No conviene olvidar que una retirada a tiempo, no es una derrota.
Los desafíos de solucionarlos
Uno de los mayores errores que cometen las organizaciones es asumir que la solución pasa por echar más gente al fuego. Brooks lo explicó con claridad: más manos no significan necesariamente más velocidad, sobre todo cuando el proyecto ya va tarde. Incorporar personas sin un plan claro solo añade complejidad, más puntos de coordinación y más margen para errores.
Otro desafío frecuente es la falta de valentía para detener un proyecto cuando no tiene salvación. En lugar de cancelarlo a tiempo, muchas empresas lo dejan languidecer durante meses, a veces años, en un limbo donde nadie gana. Esto no solo devora recursos, sino que transmite el mensaje de que no pasa nada por fracasar en silencio.
Para superar estos desafíos, hace falta liderazgo, comunicación y realismo. Un buen jefe de proyecto identifica rápidamente si el problema está en el equipo, en el cliente o en ambos. Si es el equipo, quizá haya que reorganizarlo, formar a sus miembros o incluso redefinir roles. Si es el cliente, es vital alinear expectativas, cerrar requisitos y evitar que el alcance se infle sin control.

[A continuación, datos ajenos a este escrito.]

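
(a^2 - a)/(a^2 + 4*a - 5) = a/(a + 5)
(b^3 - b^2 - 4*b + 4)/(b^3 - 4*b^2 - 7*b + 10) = (b - 2)/(b - 5)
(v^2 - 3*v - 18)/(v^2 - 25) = (v^2 - 3*v - 18)/(v^2 - 25)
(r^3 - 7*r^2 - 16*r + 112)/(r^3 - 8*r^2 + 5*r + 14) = (r^2 - 16)/(r^2 - r - 2)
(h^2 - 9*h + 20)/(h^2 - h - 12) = (h - 5)/(h + 3)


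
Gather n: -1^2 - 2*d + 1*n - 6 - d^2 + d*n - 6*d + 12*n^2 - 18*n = -d^2 - 8*d + 12*n^2 + n*(d - 17) - 7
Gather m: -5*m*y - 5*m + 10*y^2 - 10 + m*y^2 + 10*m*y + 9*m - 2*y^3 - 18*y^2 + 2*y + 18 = m*(y^2 + 5*y + 4) - 2*y^3 - 8*y^2 + 2*y + 8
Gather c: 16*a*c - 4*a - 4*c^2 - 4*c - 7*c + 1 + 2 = -4*a - 4*c^2 + c*(16*a - 11) + 3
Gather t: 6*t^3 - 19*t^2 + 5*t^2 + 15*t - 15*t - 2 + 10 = 6*t^3 - 14*t^2 + 8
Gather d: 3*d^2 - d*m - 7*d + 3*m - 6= 3*d^2 + d*(-m - 7) + 3*m - 6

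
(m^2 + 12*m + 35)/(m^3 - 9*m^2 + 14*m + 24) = (m^2 + 12*m + 35)/(m^3 - 9*m^2 + 14*m + 24)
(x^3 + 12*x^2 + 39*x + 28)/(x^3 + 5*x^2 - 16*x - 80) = (x^2 + 8*x + 7)/(x^2 + x - 20)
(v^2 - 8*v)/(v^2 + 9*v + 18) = v*(v - 8)/(v^2 + 9*v + 18)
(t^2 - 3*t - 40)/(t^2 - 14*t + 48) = (t + 5)/(t - 6)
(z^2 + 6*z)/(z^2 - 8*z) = (z + 6)/(z - 8)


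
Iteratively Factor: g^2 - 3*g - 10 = (g + 2)*(g - 5)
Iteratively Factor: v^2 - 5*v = (v - 5)*(v)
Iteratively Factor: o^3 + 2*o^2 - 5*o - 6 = (o - 2)*(o^2 + 4*o + 3) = (o - 2)*(o + 3)*(o + 1)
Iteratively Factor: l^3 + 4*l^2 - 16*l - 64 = (l - 4)*(l^2 + 8*l + 16) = (l - 4)*(l + 4)*(l + 4)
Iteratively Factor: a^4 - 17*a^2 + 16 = (a + 1)*(a^3 - a^2 - 16*a + 16) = (a - 4)*(a + 1)*(a^2 + 3*a - 4) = (a - 4)*(a + 1)*(a + 4)*(a - 1)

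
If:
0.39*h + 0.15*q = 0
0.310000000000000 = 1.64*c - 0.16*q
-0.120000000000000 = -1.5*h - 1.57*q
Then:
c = 0.20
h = -0.05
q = 0.12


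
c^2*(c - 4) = c^3 - 4*c^2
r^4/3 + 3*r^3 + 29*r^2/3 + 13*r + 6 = (r/3 + 1)*(r + 1)*(r + 2)*(r + 3)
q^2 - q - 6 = (q - 3)*(q + 2)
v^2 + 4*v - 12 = (v - 2)*(v + 6)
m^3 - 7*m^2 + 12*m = m*(m - 4)*(m - 3)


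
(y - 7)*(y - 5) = y^2 - 12*y + 35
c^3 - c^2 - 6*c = c*(c - 3)*(c + 2)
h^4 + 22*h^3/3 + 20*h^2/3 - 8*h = h*(h - 2/3)*(h + 2)*(h + 6)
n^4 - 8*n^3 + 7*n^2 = n^2*(n - 7)*(n - 1)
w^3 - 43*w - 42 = (w - 7)*(w + 1)*(w + 6)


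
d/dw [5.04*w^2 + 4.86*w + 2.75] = 10.08*w + 4.86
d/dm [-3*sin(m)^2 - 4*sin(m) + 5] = -2*(3*sin(m) + 2)*cos(m)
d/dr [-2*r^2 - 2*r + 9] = -4*r - 2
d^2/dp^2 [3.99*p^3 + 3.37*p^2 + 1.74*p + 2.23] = 23.94*p + 6.74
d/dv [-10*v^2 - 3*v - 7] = -20*v - 3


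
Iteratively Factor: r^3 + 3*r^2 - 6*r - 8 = (r - 2)*(r^2 + 5*r + 4) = (r - 2)*(r + 4)*(r + 1)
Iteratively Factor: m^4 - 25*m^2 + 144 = (m + 4)*(m^3 - 4*m^2 - 9*m + 36) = (m - 3)*(m + 4)*(m^2 - m - 12) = (m - 3)*(m + 3)*(m + 4)*(m - 4)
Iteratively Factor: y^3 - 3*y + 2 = (y - 1)*(y^2 + y - 2) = (y - 1)^2*(y + 2)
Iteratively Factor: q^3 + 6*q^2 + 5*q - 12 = (q + 3)*(q^2 + 3*q - 4) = (q + 3)*(q + 4)*(q - 1)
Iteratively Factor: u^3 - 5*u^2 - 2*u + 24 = (u - 4)*(u^2 - u - 6) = (u - 4)*(u - 3)*(u + 2)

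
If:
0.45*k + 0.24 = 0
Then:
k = -0.53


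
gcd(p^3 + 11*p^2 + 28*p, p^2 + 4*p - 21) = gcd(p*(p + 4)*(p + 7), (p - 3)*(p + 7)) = p + 7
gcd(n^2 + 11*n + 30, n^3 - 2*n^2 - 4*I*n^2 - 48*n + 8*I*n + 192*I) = n + 6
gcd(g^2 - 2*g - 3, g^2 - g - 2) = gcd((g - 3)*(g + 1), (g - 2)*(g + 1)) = g + 1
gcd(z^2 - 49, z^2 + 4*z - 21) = z + 7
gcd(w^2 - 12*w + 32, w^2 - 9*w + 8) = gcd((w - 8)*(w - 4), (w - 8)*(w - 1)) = w - 8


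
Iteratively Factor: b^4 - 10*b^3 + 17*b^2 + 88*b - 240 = (b - 4)*(b^3 - 6*b^2 - 7*b + 60) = (b - 4)^2*(b^2 - 2*b - 15) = (b - 4)^2*(b + 3)*(b - 5)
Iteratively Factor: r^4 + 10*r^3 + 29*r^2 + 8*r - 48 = (r + 4)*(r^3 + 6*r^2 + 5*r - 12) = (r + 3)*(r + 4)*(r^2 + 3*r - 4) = (r - 1)*(r + 3)*(r + 4)*(r + 4)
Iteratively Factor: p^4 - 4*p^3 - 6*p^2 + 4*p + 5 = (p + 1)*(p^3 - 5*p^2 - p + 5) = (p - 5)*(p + 1)*(p^2 - 1) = (p - 5)*(p + 1)^2*(p - 1)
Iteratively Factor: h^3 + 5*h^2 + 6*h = (h)*(h^2 + 5*h + 6) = h*(h + 3)*(h + 2)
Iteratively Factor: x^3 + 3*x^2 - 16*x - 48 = (x - 4)*(x^2 + 7*x + 12) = (x - 4)*(x + 3)*(x + 4)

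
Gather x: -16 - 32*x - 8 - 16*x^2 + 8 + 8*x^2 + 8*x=-8*x^2 - 24*x - 16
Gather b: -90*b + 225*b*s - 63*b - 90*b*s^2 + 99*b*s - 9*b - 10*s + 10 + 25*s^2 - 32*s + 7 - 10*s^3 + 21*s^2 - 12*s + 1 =b*(-90*s^2 + 324*s - 162) - 10*s^3 + 46*s^2 - 54*s + 18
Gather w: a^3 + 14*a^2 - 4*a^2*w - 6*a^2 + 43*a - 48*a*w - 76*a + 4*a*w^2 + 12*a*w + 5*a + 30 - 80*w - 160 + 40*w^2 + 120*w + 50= a^3 + 8*a^2 - 28*a + w^2*(4*a + 40) + w*(-4*a^2 - 36*a + 40) - 80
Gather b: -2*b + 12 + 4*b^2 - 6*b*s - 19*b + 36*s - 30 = 4*b^2 + b*(-6*s - 21) + 36*s - 18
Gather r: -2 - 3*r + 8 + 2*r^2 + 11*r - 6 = 2*r^2 + 8*r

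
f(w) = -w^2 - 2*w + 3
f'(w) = -2*w - 2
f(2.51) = -8.32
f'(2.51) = -7.02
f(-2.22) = 2.51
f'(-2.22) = 2.44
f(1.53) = -2.40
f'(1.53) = -5.06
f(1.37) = -1.62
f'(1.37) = -4.74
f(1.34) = -1.48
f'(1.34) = -4.68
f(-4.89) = -11.13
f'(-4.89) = 7.78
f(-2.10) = 2.79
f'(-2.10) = 2.20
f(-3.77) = -3.67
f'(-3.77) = 5.54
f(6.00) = -45.00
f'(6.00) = -14.00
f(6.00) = -45.00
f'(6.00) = -14.00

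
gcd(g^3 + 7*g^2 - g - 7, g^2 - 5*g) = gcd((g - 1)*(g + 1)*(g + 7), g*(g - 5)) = 1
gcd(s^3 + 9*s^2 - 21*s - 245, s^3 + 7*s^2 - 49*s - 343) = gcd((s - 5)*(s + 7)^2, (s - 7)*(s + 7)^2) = s^2 + 14*s + 49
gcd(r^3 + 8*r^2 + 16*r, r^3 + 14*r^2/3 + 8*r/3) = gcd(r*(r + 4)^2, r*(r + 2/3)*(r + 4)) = r^2 + 4*r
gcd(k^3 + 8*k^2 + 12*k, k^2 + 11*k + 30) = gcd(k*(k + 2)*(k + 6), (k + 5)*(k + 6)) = k + 6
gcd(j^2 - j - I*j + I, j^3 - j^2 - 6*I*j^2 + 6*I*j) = j - 1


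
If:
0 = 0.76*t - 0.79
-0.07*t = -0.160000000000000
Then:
No Solution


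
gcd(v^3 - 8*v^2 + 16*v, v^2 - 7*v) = v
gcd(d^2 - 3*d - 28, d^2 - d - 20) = d + 4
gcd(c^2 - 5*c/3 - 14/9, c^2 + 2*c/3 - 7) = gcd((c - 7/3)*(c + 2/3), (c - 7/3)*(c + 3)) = c - 7/3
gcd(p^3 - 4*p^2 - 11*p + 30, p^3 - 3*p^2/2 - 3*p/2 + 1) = p - 2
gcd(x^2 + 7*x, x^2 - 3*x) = x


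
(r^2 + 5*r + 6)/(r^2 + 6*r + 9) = (r + 2)/(r + 3)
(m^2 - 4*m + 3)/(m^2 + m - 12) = (m - 1)/(m + 4)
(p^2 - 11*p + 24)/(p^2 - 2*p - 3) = (p - 8)/(p + 1)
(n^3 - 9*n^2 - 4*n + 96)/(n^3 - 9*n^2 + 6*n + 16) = (n^2 - n - 12)/(n^2 - n - 2)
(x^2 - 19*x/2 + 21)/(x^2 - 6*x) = (x - 7/2)/x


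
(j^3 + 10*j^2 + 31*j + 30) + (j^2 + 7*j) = j^3 + 11*j^2 + 38*j + 30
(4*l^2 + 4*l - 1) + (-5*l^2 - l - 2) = -l^2 + 3*l - 3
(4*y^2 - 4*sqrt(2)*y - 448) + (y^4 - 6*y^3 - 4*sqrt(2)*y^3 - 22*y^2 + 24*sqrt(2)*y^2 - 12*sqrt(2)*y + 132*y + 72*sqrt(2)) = y^4 - 6*y^3 - 4*sqrt(2)*y^3 - 18*y^2 + 24*sqrt(2)*y^2 - 16*sqrt(2)*y + 132*y - 448 + 72*sqrt(2)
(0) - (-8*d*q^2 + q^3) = 8*d*q^2 - q^3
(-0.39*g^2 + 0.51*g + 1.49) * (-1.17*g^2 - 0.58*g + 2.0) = 0.4563*g^4 - 0.3705*g^3 - 2.8191*g^2 + 0.1558*g + 2.98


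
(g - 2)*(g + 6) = g^2 + 4*g - 12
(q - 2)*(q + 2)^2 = q^3 + 2*q^2 - 4*q - 8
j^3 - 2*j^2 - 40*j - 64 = (j - 8)*(j + 2)*(j + 4)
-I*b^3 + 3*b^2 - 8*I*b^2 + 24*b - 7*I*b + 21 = (b + 7)*(b + 3*I)*(-I*b - I)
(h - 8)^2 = h^2 - 16*h + 64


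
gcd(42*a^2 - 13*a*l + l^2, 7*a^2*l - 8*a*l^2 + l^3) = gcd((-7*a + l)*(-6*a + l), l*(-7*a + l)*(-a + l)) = 7*a - l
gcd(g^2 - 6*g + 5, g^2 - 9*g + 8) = g - 1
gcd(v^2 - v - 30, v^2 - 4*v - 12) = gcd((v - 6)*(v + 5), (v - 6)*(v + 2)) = v - 6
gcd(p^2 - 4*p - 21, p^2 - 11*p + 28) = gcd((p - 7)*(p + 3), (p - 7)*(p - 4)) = p - 7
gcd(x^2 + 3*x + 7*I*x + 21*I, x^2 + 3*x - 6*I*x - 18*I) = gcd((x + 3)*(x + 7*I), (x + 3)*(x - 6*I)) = x + 3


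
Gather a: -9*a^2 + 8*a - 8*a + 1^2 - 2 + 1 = -9*a^2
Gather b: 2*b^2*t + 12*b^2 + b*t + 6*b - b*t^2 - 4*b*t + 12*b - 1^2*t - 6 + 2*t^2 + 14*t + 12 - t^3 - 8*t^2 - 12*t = b^2*(2*t + 12) + b*(-t^2 - 3*t + 18) - t^3 - 6*t^2 + t + 6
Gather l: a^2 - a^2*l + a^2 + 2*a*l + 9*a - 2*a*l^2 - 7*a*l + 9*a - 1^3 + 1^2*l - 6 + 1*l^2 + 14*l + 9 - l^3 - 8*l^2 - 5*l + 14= 2*a^2 + 18*a - l^3 + l^2*(-2*a - 7) + l*(-a^2 - 5*a + 10) + 16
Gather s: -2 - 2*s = -2*s - 2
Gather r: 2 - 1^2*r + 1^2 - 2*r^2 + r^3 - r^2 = r^3 - 3*r^2 - r + 3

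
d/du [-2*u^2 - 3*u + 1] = -4*u - 3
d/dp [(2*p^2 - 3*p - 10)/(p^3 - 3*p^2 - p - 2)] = (-2*p^4 + 6*p^3 + 19*p^2 - 68*p - 4)/(p^6 - 6*p^5 + 7*p^4 + 2*p^3 + 13*p^2 + 4*p + 4)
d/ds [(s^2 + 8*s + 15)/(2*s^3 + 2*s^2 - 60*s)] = (-s^4 - 16*s^3 - 83*s^2 - 30*s + 450)/(2*s^2*(s^4 + 2*s^3 - 59*s^2 - 60*s + 900))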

Los proyectos malditos son inevitables en cualquier carrera profesional larga. Pero lo que marca la diferencia no es tanto haberlos tenido como haber sabido manejarlos. Reconocer las señales, entender las causas y actuar con decisión son habilidades que se valoran tanto como la capacidad técnica o la visión estratégica.
En última instancia también hay que recordar que los proyectos no se salvan solos. Necesitan líderes que sepan cuándo apretar, cuándo aflojar y, en ocasiones, cuándo parar. Tu currículum no se define por los proyectos perfectos que has entregado, sino por cómo has afrontado los imperfectos.
Así que la próxima vez que te enfrentes a un proyecto que parece condenado al fracaso, no mires para otro lado. Pregúntate: ¿Qué puedo hacer yo hoy para que mañana no se convierta en un proyecto maldito?